Aprendizagem de máquina é a habilidade que os sistemas computadorizados têm de melhorar seu entendimento e desempenho por meio de modelos matemáticos e descoberta de padrões de dados, e usá-los para fazer predição e aprender com isso, sem que tenha sido previamente configurado.

A melhor maneira de explicar COMPUTAÇÃO COGNITIVA  é por meio de exemplos. Imagine que, por questões de saúde, um médico recomendou que você comece a praticar a natação. Você então começa a pesquisar sobre o tema e decide comprar online todos os acessórios necessários (touca, roupa de banho, óculos). Ao entrar no site, você percebe que os itens para iniciantes estão em destaque.

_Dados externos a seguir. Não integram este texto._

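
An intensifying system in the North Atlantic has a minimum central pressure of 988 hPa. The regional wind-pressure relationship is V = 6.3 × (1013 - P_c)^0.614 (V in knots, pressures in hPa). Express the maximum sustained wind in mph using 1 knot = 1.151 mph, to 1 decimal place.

52.3 mph

ΔP = 1013 − 988 = 25 hPa.
V ≈ 6.3 × 25^0.614 = 6.3 × 7.217 ≈ 45.465 kt.
45.465 × 1.151 ≈ 52.33 mph → 52.3 mph.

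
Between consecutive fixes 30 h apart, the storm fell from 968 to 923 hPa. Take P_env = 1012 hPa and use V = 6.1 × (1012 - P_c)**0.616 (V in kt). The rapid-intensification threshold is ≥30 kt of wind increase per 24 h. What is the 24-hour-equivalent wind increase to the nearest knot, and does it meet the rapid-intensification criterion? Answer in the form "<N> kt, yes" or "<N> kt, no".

V₁: ΔP = 44, V ≈ 6.1 × 44^0.616 ≈ 62.76 kt.
V₂: ΔP = 89, V ≈ 6.1 × 89^0.616 ≈ 96.86 kt.
ΔV over 30 h = 34.10 kt → 24 h equivalent = 34.10 × 24/30 ≈ 27.28 kt.
27 kt < 30 kt ⇒ not rapid intensification.

27 kt, no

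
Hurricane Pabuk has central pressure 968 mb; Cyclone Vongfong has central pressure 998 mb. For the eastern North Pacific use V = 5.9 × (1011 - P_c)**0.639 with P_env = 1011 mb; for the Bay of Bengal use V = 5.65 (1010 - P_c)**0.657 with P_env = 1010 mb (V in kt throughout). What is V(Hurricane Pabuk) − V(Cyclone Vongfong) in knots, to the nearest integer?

Hurricane Pabuk: ΔP = 43; V ≈ 5.9 × 43^0.639 ≈ 65.26 kt.
Cyclone Vongfong: ΔP = 12; V ≈ 5.65 × 12^0.657 ≈ 28.91 kt.
Difference ≈ 65.26 − 28.91 = 36.35 → 36 kt.

36 kt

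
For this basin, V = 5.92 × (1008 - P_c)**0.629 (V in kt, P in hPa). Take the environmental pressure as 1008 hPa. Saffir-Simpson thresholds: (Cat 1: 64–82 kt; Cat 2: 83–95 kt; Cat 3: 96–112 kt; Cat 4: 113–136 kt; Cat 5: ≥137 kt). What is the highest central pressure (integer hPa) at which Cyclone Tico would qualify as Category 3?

924 hPa

Category 3 begins at V = 96 kt.
Required ΔP = (96/5.92)^(1/0.629) = 16.216^1.590 ≈ 83.87 hPa.
P_c ≤ 1008 − 83.87 = 924.13, so the highest integer P_c is 924 hPa.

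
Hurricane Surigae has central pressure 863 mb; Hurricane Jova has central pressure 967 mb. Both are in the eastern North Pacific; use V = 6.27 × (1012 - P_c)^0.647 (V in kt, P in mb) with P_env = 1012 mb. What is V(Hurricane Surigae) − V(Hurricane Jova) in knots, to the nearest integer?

86 kt

Hurricane Surigae: ΔP = 149; V ≈ 6.27 × 149^0.647 ≈ 159.71 kt.
Hurricane Jova: ΔP = 45; V ≈ 6.27 × 45^0.647 ≈ 73.60 kt.
Difference ≈ 159.71 − 73.60 = 86.11 → 86 kt.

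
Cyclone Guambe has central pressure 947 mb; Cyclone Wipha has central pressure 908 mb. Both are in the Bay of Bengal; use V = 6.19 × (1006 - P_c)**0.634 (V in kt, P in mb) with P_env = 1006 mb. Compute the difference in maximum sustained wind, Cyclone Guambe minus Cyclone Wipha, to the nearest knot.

Cyclone Guambe: ΔP = 59; V ≈ 6.19 × 59^0.634 ≈ 82.11 kt.
Cyclone Wipha: ΔP = 98; V ≈ 6.19 × 98^0.634 ≈ 113.27 kt.
Difference ≈ 82.11 − 113.27 = -31.16 → -31 kt.

-31 kt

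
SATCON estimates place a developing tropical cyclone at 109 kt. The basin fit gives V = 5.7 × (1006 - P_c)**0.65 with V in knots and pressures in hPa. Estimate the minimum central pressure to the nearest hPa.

ΔP = (V / 5.7)^(1/0.65) = (109/5.7)^1.538.
109/5.7 = 19.123; 19.123^1.538 ≈ 93.67 hPa.
P_c = 1006 − 93.67 = 912.33 ≈ 912 hPa.

912 hPa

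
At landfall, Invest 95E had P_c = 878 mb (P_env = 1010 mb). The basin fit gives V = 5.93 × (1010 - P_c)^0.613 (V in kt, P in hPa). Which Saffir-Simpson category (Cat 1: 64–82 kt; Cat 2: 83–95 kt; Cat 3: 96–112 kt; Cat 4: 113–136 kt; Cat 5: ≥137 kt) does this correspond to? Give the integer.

4

ΔP = 1010 − 878 = 132 mb.
V ≈ 5.93 × 132^0.613 = 5.93 × 19.95 ≈ 118 kt.
118 kt falls in the Category 4 band.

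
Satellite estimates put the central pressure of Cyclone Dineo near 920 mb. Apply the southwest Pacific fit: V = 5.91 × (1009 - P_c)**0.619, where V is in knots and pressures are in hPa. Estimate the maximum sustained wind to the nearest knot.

95 kt

ΔP = 1009 − 920 = 89 mb.
89^0.619 ≈ 16.094.
V ≈ 5.91 × 16.094 ≈ 95.1 kt.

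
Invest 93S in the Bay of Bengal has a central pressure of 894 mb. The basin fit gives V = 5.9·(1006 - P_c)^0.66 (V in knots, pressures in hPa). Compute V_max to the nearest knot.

ΔP = 1006 − 894 = 112 mb.
112^0.66 ≈ 22.516.
V ≈ 5.9 × 22.516 ≈ 132.8 kt.

133 kt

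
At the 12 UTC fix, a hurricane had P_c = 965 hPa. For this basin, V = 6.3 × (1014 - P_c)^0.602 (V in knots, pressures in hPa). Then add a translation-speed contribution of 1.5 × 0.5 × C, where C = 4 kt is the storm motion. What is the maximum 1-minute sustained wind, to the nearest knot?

ΔP = 1014 − 965 = 49 hPa.
49^0.602 ≈ 10.411.
V ≈ 6.3 × 10.411 ≈ 65.6 kt.
Translation term: 1.5 × 0.5 × 4 = 3 kt.
Corrected V ≈ 68.6 kt → 69 kt.

69 kt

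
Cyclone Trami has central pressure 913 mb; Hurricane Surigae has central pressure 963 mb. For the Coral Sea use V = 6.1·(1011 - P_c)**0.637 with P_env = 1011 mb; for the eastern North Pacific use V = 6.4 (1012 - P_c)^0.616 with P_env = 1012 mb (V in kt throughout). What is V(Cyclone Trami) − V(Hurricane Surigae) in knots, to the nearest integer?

43 kt

Cyclone Trami: ΔP = 98; V ≈ 6.1 × 98^0.637 ≈ 113.17 kt.
Hurricane Surigae: ΔP = 49; V ≈ 6.4 × 49^0.616 ≈ 70.36 kt.
Difference ≈ 113.17 − 70.36 = 42.81 → 43 kt.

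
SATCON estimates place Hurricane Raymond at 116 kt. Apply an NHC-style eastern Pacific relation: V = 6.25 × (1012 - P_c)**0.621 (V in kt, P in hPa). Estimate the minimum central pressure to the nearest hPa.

902 hPa

ΔP = (V / 6.25)^(1/0.621) = (116/6.25)^1.610.
116/6.25 = 18.560; 18.560^1.610 ≈ 110.36 hPa.
P_c = 1012 − 110.36 = 901.64 ≈ 902 hPa.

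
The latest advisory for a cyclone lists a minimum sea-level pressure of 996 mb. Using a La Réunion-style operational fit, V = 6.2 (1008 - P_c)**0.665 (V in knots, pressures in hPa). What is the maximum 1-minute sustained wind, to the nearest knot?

32 kt

ΔP = 1008 − 996 = 12 mb.
12^0.665 ≈ 5.220.
V ≈ 6.2 × 5.220 ≈ 32.4 kt.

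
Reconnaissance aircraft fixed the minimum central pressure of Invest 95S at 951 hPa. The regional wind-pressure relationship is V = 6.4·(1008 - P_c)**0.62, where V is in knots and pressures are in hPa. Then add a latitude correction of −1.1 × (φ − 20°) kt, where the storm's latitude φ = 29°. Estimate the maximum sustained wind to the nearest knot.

ΔP = 1008 − 951 = 57 hPa.
57^0.62 ≈ 12.264.
V ≈ 6.4 × 12.264 ≈ 78.5 kt.
Latitude correction: −1.1 × (29 − 20) = -9.9 kt.
Corrected V ≈ 68.6 kt → 69 kt.

69 kt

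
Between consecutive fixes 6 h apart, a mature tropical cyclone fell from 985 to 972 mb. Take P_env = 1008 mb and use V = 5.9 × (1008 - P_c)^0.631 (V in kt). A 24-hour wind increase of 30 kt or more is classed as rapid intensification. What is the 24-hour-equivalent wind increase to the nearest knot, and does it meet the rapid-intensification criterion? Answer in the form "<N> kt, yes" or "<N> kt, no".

V₁: ΔP = 23, V ≈ 5.9 × 23^0.631 ≈ 42.67 kt.
V₂: ΔP = 36, V ≈ 5.9 × 36^0.631 ≈ 56.61 kt.
ΔV over 6 h = 13.94 kt → 24 h equivalent = 13.94 × 24/6 ≈ 55.76 kt.
56 kt ≥ 30 kt ⇒ rapid intensification.

56 kt, yes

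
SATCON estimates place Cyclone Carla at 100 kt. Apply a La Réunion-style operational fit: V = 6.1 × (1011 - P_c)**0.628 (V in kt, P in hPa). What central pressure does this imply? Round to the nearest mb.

ΔP = (V / 6.1)^(1/0.628) = (100/6.1)^1.592.
100/6.1 = 16.393; 16.393^1.592 ≈ 85.94 mb.
P_c = 1011 − 85.94 = 925.06 ≈ 925 mb.

925 mb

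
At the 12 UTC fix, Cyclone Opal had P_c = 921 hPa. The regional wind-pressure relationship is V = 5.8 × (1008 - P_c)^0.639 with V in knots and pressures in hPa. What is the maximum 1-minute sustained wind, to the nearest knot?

ΔP = 1008 − 921 = 87 hPa.
87^0.639 ≈ 17.352.
V ≈ 5.8 × 17.352 ≈ 100.6 kt.

101 kt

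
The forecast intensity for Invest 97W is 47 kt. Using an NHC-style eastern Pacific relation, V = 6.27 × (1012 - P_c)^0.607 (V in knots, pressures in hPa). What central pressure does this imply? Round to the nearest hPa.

984 hPa

ΔP = (V / 6.27)^(1/0.607) = (47/6.27)^1.647.
47/6.27 = 7.496; 7.496^1.647 ≈ 27.62 hPa.
P_c = 1012 − 27.62 = 984.38 ≈ 984 hPa.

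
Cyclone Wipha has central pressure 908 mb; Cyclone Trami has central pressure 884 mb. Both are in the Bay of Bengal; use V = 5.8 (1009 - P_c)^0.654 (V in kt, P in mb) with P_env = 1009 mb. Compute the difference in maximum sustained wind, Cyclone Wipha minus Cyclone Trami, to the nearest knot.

-18 kt

Cyclone Wipha: ΔP = 101; V ≈ 5.8 × 101^0.654 ≈ 118.65 kt.
Cyclone Trami: ΔP = 125; V ≈ 5.8 × 125^0.654 ≈ 136.40 kt.
Difference ≈ 118.65 − 136.40 = -17.75 → -18 kt.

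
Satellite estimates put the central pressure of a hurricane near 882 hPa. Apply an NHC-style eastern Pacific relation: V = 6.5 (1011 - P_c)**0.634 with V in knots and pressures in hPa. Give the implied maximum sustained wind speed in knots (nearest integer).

142 kt

ΔP = 1011 − 882 = 129 hPa.
129^0.634 ≈ 21.783.
V ≈ 6.5 × 21.783 ≈ 141.6 kt.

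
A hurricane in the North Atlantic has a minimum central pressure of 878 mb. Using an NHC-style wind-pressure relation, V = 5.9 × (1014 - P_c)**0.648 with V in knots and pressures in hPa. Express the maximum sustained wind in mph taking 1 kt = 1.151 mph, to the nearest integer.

ΔP = 1014 − 878 = 136 mb.
V ≈ 5.9 × 136^0.648 = 5.9 × 24.129 ≈ 142.359 kt.
142.359 × 1.151 ≈ 163.86 mph → 164 mph.

164 mph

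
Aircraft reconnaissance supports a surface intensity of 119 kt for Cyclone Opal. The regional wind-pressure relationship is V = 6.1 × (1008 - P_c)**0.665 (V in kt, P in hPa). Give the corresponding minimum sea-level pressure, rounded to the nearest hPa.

921 hPa

ΔP = (V / 6.1)^(1/0.665) = (119/6.1)^1.504.
119/6.1 = 19.508; 19.508^1.504 ≈ 87.13 hPa.
P_c = 1008 − 87.13 = 920.87 ≈ 921 hPa.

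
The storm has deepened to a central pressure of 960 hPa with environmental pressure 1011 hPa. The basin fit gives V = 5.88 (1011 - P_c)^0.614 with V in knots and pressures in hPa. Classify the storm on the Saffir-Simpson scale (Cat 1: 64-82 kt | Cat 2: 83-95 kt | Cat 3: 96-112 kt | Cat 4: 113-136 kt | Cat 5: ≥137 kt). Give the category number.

1

ΔP = 1011 − 960 = 51 hPa.
V ≈ 5.88 × 51^0.614 = 5.88 × 11.18 ≈ 66 kt.
66 kt falls in the Category 1 band.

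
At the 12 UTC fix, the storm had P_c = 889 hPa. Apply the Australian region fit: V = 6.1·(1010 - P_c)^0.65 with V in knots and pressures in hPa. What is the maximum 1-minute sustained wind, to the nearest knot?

ΔP = 1010 − 889 = 121 hPa.
121^0.65 ≈ 22.585.
V ≈ 6.1 × 22.585 ≈ 137.8 kt.

138 kt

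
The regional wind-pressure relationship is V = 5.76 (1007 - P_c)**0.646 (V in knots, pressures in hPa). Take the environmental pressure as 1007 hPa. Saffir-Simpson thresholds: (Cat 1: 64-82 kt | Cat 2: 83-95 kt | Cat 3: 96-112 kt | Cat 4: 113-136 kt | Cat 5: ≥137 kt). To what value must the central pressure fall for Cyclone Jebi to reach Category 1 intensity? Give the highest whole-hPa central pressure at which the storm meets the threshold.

965 hPa

Category 1 begins at V = 64 kt.
Required ΔP = (64/5.76)^(1/0.646) = 11.111^1.548 ≈ 41.57 hPa.
P_c ≤ 1007 − 41.57 = 965.43, so the highest integer P_c is 965 hPa.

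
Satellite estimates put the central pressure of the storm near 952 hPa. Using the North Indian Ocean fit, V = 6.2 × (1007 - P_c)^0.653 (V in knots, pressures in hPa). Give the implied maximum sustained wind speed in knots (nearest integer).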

Surge a dúvida: como o site sabia que você estava buscando aquele tipo de produto? Simples, a computação cognitiva fez as máquinas aprenderem sobre o assunto, baseada em seu histórico de busca, postagens nas redes sociais e padrão de navegação. Os dados de compras anteriores também fornecem informações sobre o ticket médio das suas compras e os meios de pagamento preferidos.

Isso evita que você faça compras equivocadas ou perca tempo pesquisando e decidindo sobre o item mais adequado.

Em outras palavras, é a capacidade que a computação desenvolve de “raciocinar”, bem próximo do modo como os humanos fazem e nos ajudar em tomadas de decisões de forma rápida e direta.

Se gostou dá um curtiu e deixa algum comentário aí!

Abração.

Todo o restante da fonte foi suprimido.